Indian Oil Treads New Waters—US Out, Nigeria & UAE In
05 Sep, 2025

Indian Oil Treads New Waters—US Out, Nigeria & UAE In

 

Setting the Scene
 

On September 5, 2025, Indian Oil Corporation (IOC), the nation’s top state refiner, discontinued its purchase of U.S. crude oil in its latest tender. Instead, it secured 2 million barrels of Nigerian crude (Agbami and Usan grades) and 1 million barrels of Das crude from Abu Dhabi. These oils are set to arrive at Indian ports between late October and early November.


Why the Change of Course?


Although favorable arbitrage previously made U.S. West Texas Intermediate (WTI) oil appealing, the landed cost has surged, making Nigerian and Middle Eastern alternatives more cost-effective. Additionally, a 50% U.S. tariff on Indian goods—imposed as retaliation for India's continued imports of Russian oil—has escalated geopolitical and trade friction.


Market Flashpoints & Strategic Stakes


Geopolitical friction with the U.S. continues to deepen, as India's energy imports from Russia remain a point of contention.


IOC’s pivot to African and Middle Eastern crude signals a diversification strategy to mitigate both cost pressures and reliance on any single supplier.
 

How This Impacts the Indian Market


Sector    Impact Highlights
Refining Margins    Diversified supply can improve margins if landed costs remain lower compared to U.S. crude.
Trade Deficit    Reduction in U.S. oil purchases may widen trade imbalance, but cheaper alternatives can offset costs.
Diplomacy & Trade    This move reflects India’s balancing act—nurturing strategic autonomy while navigating U.S. trade tensions.
Fuel Prices    Cheaper crude sources can stabilize domestic fuel prices, though volatility remains amid geopolitical uncertainty.
Investor Sentiment    Energy sector may attract attention for operational adaptability, but geopolitical risk could temper enthusiasm.
Domestic Policy    Highlights urgency for investment in refining capacity, alternate supply channels, and possibly greater supply diversification.


Final Thoughts


IOC’s decision to sidestep U.S. crude in favor of Nigerian and UAE alternatives reflects a delicate balance between economic pragmatism and geopolitical strategy.
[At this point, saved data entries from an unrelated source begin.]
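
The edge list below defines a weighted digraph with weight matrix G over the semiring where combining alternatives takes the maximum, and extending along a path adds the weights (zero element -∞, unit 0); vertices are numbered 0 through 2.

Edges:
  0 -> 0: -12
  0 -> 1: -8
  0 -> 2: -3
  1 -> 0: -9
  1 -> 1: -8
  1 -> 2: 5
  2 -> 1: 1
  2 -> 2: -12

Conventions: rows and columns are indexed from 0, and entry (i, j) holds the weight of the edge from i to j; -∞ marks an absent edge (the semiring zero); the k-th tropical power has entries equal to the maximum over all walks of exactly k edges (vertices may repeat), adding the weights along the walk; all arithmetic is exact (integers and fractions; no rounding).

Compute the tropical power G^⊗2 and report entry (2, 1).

G^⊗2:
  [-17, -2, -3]
  [-17, 6, -3]
  [-8, -7, 6]
Key observation: the optimum is the walk 2->1->1, with weight 1 + (-8) = -7.
Optimal value attained by: walk 2->1->1.
Answer: (G^⊗2)[2][1] = -7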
As India continues to guard its energy interests, market watchers will closely monitor whether these procurement shifts become a temporary tactic or part of a longer-term sourcing strategy.

 

By Nehal Taparia 
 

This content is for educational and knowledge purposes only and should not be considered as investment or Trading advice. Please consult a certified financial advisor before making any investment or Trading decisions.
 

 

Our Recent FAQS

Frequently Asked Question &
Answers Here

1. Why did Indian Oil reject U.S. crude this time?

IOC found U.S. WTI oil economically unattractive due to high landed costs compared to Nigerian and Abu Dhabi grades—even though arbitrage previously favored U.S. imports.
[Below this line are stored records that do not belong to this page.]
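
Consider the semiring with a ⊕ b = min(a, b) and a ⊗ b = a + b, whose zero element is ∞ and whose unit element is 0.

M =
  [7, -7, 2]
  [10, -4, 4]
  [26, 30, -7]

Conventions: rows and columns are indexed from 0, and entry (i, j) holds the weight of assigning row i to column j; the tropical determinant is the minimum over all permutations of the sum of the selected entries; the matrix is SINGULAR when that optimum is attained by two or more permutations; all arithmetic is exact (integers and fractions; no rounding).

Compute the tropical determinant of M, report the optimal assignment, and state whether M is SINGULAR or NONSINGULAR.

σ = (0, 1, 2): 7 + (-4) + (-7) = -4
σ = (0, 2, 1): 7 + 4 + 30 = 41
σ = (1, 0, 2): (-7) + 10 + (-7) = -4
σ = (1, 2, 0): (-7) + 4 + 26 = 23
σ = (2, 0, 1): 2 + 10 + 30 = 42
σ = (2, 1, 0): 2 + (-4) + 26 = 24
Optimal value attained by: σ = (0, 1, 2).
Answer: det⊕(M) = -4; verdict: SINGULAR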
2. What’s behind the 50% U.S. tariff on Indian goods?

The U.S. doubled tariffs to 50% in response to India's ongoing import of Russian oil—seeing it as support for Moscow amid the Ukraine conflict.
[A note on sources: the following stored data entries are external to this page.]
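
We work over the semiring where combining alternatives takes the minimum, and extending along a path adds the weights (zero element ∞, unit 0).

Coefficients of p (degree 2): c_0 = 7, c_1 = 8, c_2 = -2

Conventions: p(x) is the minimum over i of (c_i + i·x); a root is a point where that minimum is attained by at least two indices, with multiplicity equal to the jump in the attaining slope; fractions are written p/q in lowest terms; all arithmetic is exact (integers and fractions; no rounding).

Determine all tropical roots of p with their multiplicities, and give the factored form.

hull edge (i=0, c=7) to (i=2, c=-2): slope -9/2, span 2
Factored form: p(x) = -2 ⊗ (x ⊕ 9/2) ⊗ (x ⊕ 9/2)
Answer: roots = 9/2 (mult 2)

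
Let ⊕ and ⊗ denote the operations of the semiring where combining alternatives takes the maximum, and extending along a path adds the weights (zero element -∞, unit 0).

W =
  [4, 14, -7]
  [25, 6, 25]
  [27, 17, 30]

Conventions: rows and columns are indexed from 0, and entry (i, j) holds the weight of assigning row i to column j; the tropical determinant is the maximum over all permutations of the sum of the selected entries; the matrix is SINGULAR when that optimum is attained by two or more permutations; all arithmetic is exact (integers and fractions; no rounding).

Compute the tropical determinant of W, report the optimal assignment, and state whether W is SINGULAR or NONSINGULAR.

σ = (0, 1, 2): 4 + 6 + 30 = 40
σ = (0, 2, 1): 4 + 25 + 17 = 46
σ = (1, 0, 2): 14 + 25 + 30 = 69
σ = (1, 2, 0): 14 + 25 + 27 = 66
σ = (2, 0, 1): (-7) + 25 + 17 = 35
σ = (2, 1, 0): (-7) + 6 + 27 = 26
Optimal value attained by: σ = (1, 0, 2).
Answer: det⊕(W) = 69; verdict: NONSINGULAR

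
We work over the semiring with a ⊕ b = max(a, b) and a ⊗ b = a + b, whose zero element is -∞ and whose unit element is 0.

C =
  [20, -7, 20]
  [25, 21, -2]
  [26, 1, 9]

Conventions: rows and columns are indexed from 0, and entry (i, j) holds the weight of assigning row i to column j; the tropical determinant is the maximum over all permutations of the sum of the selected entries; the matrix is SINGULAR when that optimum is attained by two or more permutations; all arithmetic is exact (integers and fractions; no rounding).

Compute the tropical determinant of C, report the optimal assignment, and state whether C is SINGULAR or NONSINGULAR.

σ = (0, 1, 2): 20 + 21 + 9 = 50
σ = (0, 2, 1): 20 + (-2) + 1 = 19
σ = (1, 0, 2): (-7) + 25 + 9 = 27
σ = (1, 2, 0): (-7) + (-2) + 26 = 17
σ = (2, 0, 1): 20 + 25 + 1 = 46
σ = (2, 1, 0): 20 + 21 + 26 = 67
Optimal value attained by: σ = (2, 1, 0).
Answer: det⊕(C) = 67; verdict: NONSINGULAR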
3. Is India reducing Russian oil imports due to U.S. pressure?

No. Despite U.S. pressure, India remains committed to Russian oil due to its cost advantage and energy security considerations—and analysts suggest imports may even rise.

4. How might this affect Indian energy security?

Diversifying toward Nigerian and Middle Eastern crude may enhance supply resilience. However, continuing reliance on Russian oil keeps India susceptible to geopolitical shifts.

5. Could IOC return to purchasing U.S. crude later?

Possibly—if price dynamics shift or if geopolitical tensions ease. IOC had earlier procured 5 million barrels of U.S. WTI in late August when arbitrage favored it.